The p38 MAPK pathway is activated in a model of neurodegeneration in the rat in vivo

We investigated the role of inflammation in AD in an in vivo model of neuronal degeneration by injecting β-amyloid peptide (Aβ1-42, 5 μg/μl H2O) into the nucleus basalis of rats. This treatment results in cholinergic hypofunction that mimicks the cholinergic deficits of AD. Our interest was focussed in the understanding of the signal transduction pathways involved in this model of neurodegeneration. Three major MAP kinases (p42/p44, p38, and SAP/JUNK) have been shown to participate in inflammatory mechanisms. To investigate which of these pathways are involved, immunohistochemistry with antibodies for the phosphorylated form of the above kinases was performed on brain slices of rats injected with Aβ1-42. An inflammatory reaction was observed around the injected area, with activated microglia and production of inflammatory mediators. Numerous cells positive to the phospho-p38 MAPK were observed 7 and 30 days after injection and the selective COX-2 inhibitor rofecoxib (3 mg/kg/day) reduced p38 MAPK activation to control levels at either time.

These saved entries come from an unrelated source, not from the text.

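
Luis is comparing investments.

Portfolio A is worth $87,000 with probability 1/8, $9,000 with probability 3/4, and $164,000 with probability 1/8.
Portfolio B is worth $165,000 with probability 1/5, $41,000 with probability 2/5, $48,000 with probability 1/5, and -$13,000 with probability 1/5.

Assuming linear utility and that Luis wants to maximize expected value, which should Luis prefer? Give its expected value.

Portfolio A = 1/8 × 87000 + 3/4 × 9000 + 1/8 × 164000 = 10875 + 6750 + 20500 = 38125
Portfolio B = 1/5 × 165000 + 2/5 × 41000 + 1/5 × 48000 + 1/5 × (-13000) = 33000 + 16400 + 9600 − 2600 = 56400

Portfolio B ($56,400)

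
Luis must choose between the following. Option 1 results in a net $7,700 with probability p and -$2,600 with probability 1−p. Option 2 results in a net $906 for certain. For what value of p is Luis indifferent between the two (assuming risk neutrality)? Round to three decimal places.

p = 0.340

p·7700 + (1−p)·(-2600) = 906
10300p − 2600 = 906
p = (906 + 2600) / 10300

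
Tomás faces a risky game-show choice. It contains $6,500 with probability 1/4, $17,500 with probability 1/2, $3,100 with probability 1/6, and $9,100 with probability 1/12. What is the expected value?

$11,650

EV = 1/4 × 6500 + 1/2 × 17500 + 1/6 × 3100 + 1/12 × 9100 = 1625 + 8750 + 516.6667 + 758.3333 = 11650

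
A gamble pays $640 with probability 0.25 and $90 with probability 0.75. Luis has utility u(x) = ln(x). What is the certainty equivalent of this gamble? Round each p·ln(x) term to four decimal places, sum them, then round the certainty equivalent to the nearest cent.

E[u] = 0.25·ln(640) + 0.75·ln(90) = 1.6154 + 3.3749 = 4.9903
CE = e^4.9903 ≈ 146.98

$146.98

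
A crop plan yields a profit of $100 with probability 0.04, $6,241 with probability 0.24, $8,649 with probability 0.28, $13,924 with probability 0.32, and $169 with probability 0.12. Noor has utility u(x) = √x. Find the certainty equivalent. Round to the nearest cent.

$7,177.48

E[u] = 0.04·√100 + 0.24·√6241 + 0.28·√8649 + 0.32·√13924 + 0.12·√169 = 0.04·10 + 0.24·79 + 0.28·93 + 0.32·118 + 0.12·13 = 84.72
CE = (84.72)² = 7177.4784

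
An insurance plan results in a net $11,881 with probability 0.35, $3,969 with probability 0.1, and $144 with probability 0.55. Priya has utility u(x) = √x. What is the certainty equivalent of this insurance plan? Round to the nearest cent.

E[u] = 0.35·√11881 + 0.1·√3969 + 0.55·√144 = 0.35·109 + 0.1·63 + 0.55·12 = 51.05
CE = (51.05)² = 2606.1025

$2,606.10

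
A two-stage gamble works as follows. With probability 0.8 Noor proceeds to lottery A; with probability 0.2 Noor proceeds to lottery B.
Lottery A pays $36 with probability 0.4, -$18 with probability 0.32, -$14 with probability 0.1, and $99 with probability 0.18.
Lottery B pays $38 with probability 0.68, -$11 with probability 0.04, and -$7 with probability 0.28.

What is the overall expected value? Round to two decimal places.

$24.74

EV(A) = 0.4 × 36 + 0.32 × (-18) + 0.1 × (-14) + 0.18 × 99 = 14.4 − 5.76 − 1.4 + 17.82 = 25.06
EV(B) = 0.68 × 38 + 0.04 × (-11) + 0.28 × (-7) = 25.84 − 0.44 − 1.96 = 23.44
Overall = 0.8 × 25.06 + 0.2 × 23.44 = 20.048 + 4.688 = 24.736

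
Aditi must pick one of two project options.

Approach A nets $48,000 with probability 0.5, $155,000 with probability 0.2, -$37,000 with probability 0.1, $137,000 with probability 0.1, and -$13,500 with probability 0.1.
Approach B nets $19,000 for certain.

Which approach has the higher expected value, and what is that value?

Approach A = 0.5 × 48000 + 0.2 × 155000 + 0.1 × (-37000) + 0.1 × 137000 + 0.1 × (-13500) = 24000 + 31000 − 3700 + 13700 − 1350 = 63650
Approach B: 19000 (certain)

Approach A ($63,650)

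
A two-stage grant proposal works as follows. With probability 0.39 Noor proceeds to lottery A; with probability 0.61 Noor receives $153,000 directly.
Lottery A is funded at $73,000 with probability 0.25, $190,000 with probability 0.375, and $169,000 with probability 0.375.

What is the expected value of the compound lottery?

EV(A) = 0.25 × 73000 + 0.375 × 190000 + 0.375 × 169000 = 18250 + 71250 + 63375 = 152875
Branch B: 153000 (certain)
Overall = 0.39 × 152875 + 0.61 × 153000 = 59621.25 + 93330 = 152951.25

$152,951.25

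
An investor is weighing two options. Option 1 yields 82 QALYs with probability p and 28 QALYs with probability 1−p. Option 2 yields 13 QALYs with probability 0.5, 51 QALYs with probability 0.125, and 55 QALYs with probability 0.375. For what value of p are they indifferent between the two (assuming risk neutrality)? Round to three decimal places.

p = 0.102

EV(Option 2) = 0.5 × 13 + 0.125 × 51 + 0.375 × 55 = 6.5 + 6.375 + 20.625 = 33.5
p·82 + (1−p)·28 = 33.5
54p + 28 = 33.5
p = (33.5 − 28) / 54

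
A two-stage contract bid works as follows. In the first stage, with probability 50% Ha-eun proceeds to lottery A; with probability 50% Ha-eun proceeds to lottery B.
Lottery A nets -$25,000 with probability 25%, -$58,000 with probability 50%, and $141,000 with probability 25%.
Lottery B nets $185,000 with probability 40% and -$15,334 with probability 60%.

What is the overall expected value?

$32,399.80

EV(A) = 0.25 × (-25000) + 0.5 × (-58000) + 0.25 × 141000 = -6250 − 29000 + 35250 = 0
EV(B) = 0.4 × 185000 + 0.6 × (-15334) = 74000 − 9200.4 = 64799.6
Overall = 0.5 × 0 + 0.5 × 64799.6 = 0 + 32399.8 = 32399.8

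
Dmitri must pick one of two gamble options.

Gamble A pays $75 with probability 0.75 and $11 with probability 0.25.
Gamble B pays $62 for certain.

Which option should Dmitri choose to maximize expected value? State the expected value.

Gamble B ($62)

Gamble A = 0.75 × 75 + 0.25 × 11 = 56.25 + 2.75 = 59
Gamble B: 62 (certain)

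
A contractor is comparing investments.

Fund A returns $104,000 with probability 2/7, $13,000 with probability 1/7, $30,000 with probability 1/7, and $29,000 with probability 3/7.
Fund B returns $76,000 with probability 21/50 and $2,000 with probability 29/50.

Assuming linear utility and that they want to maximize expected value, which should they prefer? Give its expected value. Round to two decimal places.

Fund A ($48,285.71)

Fund A = 2/7 × 104000 + 1/7 × 13000 + 1/7 × 30000 + 3/7 × 29000 = 29714.2857 + 1857.1429 + 4285.7143 + 12428.5714 = 48285.7143
Fund B = 21/50 × 76000 + 29/50 × 2000 = 31920 + 1160 = 33080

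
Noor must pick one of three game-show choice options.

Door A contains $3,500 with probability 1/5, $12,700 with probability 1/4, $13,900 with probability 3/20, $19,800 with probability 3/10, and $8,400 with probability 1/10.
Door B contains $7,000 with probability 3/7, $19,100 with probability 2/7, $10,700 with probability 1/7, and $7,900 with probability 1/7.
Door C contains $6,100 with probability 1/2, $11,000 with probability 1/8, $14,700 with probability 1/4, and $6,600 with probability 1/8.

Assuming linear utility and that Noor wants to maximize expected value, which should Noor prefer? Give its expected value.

Door A = 1/5 × 3500 + 1/4 × 12700 + 3/20 × 13900 + 3/10 × 19800 + 1/10 × 8400 = 700 + 3175 + 2085 + 5940 + 840 = 12740
Door B = 3/7 × 7000 + 2/7 × 19100 + 1/7 × 10700 + 1/7 × 7900 = 3000 + 5457.1429 + 1528.5714 + 1128.5714 = 11114.2857
Door C = 1/2 × 6100 + 1/8 × 11000 + 1/4 × 14700 + 1/8 × 6600 = 3050 + 1375 + 3675 + 825 = 8925

Door A ($12,740)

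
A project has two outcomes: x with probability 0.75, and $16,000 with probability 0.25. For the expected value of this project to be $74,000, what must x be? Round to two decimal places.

x = $93,333.33

0.75·x + 0.25·16000 = 74000
0.75·x = 74000 − 4000 = 70000
x = 70000 / 0.75 = 93333.3333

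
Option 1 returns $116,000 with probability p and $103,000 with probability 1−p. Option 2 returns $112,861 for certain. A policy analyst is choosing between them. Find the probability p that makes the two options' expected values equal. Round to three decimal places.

p·116000 + (1−p)·103000 = 112861
13000p + 103000 = 112861
p = (112861 − 103000) / 13000

p = 0.759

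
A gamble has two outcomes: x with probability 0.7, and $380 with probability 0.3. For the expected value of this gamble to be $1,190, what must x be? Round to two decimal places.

0.7·x + 0.3·380 = 1190
0.7·x = 1190 − 114 = 1076
x = 1076 / 0.7 = 1537.1429

x = $1,537.14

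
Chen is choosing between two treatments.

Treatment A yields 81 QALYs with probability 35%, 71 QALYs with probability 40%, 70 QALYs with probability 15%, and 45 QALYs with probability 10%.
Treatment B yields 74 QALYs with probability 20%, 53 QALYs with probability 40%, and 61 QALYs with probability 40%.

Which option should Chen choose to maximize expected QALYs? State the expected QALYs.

Treatment A = 0.35 × 81 + 0.4 × 71 + 0.15 × 70 + 0.1 × 45 = 28.35 + 28.4 + 10.5 + 4.5 = 71.75
Treatment B = 0.2 × 74 + 0.4 × 53 + 0.4 × 61 = 14.8 + 21.2 + 24.4 = 60.4

Treatment A (71.75 QALYs)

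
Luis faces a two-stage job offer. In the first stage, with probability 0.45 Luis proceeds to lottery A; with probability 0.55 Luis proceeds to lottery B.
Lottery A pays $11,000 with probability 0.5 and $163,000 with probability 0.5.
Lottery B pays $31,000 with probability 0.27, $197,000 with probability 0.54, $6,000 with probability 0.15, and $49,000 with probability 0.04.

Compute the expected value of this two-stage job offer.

$103,835.50

EV(A) = 0.5 × 11000 + 0.5 × 163000 = 5500 + 81500 = 87000
EV(B) = 0.27 × 31000 + 0.54 × 197000 + 0.15 × 6000 + 0.04 × 49000 = 8370 + 106380 + 900 + 1960 = 117610
Overall = 0.45 × 87000 + 0.55 × 117610 = 39150 + 64685.5 = 103835.5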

Confocal laser microscopy imaging of slices double labeled with anti-phospho p38 MAPK and anti-GFAP or -OX-6 showed colocalization, although partial, of phospho-p38 MAPK with OX-6, but not with GFAP, indicating that the p38 MAPK cascade is activated in microglia, but not astrocytes. The activation of p38 MAPK is one of the signal transduction pathways leading to increased production of COX-2, IL-1β, and other inflammatory mediators, possibly activating a vicious circle that amplifies the inflammatory reaction and leading to neurodegeneration.